I worked with students at the University of East London, many of whom were the first generation in their families to pursue a university degree. My teaching focused on equipping students with a distinctive set of tools to become confident, socially engaged change-makers.

I particularly enjoyed working with mixed cohorts across general journalism, music, fashion, and sports journalism. I designed real-world tasks and industry-relevant challenges that helped students strengthen both soft and hard skills, adapt to multi-platform media environments, and build meaningful, long-lasting collaborations. I also drew on mindfulness frameworks to support students in better understanding themselves and shaping their professional lives as a genuine vocation. Alongside refining their journalism, editing, and design skills, I supported students in developing strong product and project management capabilities.

In 2023, I taught two employability courses to second-year and master’s students, encouraging them to view the media industry as an interconnected ecosystem rather than through a single specialism. This approach resulted in cross-disciplinary storytelling, including work examining the links between sport and sustainability, such as the impact of air pollution on athletic performance.

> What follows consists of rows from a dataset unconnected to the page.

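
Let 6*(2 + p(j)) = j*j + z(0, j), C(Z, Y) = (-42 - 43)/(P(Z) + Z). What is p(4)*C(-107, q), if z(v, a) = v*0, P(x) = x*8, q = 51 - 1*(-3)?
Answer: 170/2889 ≈ 0.058844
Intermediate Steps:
q = 54 (q = 51 + 3 = 54)
P(x) = 8*x
C(Z, Y) = -85/(9*Z) (C(Z, Y) = (-42 - 43)/(8*Z + Z) = -85*1/(9*Z) = -85/(9*Z))
z(v, a) = 0
p(j) = -2 + j²/6 (p(j) = -2 + (j*j + 0)/6 = -2 + (j² + 0)/6 = -2 + j²/6)
p(4)*C(-107, q) = (-2 + (⅙)*4²)*(-85/9/(-107)) = (-2 + (⅙)*16)*(-85/9*(-1/107)) = (-2 + 8/3)*(85/963) = (⅔)*(85/963) = 170/2889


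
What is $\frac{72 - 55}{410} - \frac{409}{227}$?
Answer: $- \frac{163831}{93070} \approx -1.7603$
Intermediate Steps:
$\frac{72 - 55}{410} - \frac{409}{227} = 17 \cdot \frac{1}{410} - \frac{409}{227} = \frac{17}{410} - \frac{409}{227} = - \frac{163831}{93070}$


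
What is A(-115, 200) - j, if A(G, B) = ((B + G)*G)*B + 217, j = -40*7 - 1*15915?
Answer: -1938588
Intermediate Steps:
j = -16195 (j = -280 - 15915 = -16195)
A(G, B) = 217 + B*G*(B + G) (A(G, B) = (G*(B + G))*B + 217 = B*G*(B + G) + 217 = 217 + B*G*(B + G))
A(-115, 200) - j = (217 + 200*(-115)² - 115*200²) - 1*(-16195) = (217 + 200*13225 - 115*40000) + 16195 = (217 + 2645000 - 4600000) + 16195 = -1954783 + 16195 = -1938588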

In 2024, I taught first-year students the fundamentals of journalism. In 2024–2025, I led magazine production modules for third-year students, guiding editorial teams as they took on real newsroom roles and produced complete magazines, gaining hands-on experience in collaborative production, commissioning, editing, and design.

Students’ projects
An MA student Vlad Andrejevic created a series of interviews on air pollution with key people in the community — a teacher, the head of a local mosque, a pharmacist and the head of a charity.
As a part of their assignment, second-year students Tom Chambers and Harry Briffa created this X thread, featuring Green Infrastructure elements that would reduce the impact of air pollution and save taxpayers’ money.
A team of seven last-year journalism students created Capital, a minimalist magazine about Londoners and their stories that define the city today, such as interviews with an NHS nurse, a BBC soap opera producer and a Ukrainian family that found a new home here.
A team of seven last-year journalism students created Issue-z, a funky magazine reflecting on Gen-Z’s ethos and style, featuring the world’s first-ever book town review, an untold story of an Egyptian female nuclear physicist, and an insider’s view of the sex industry.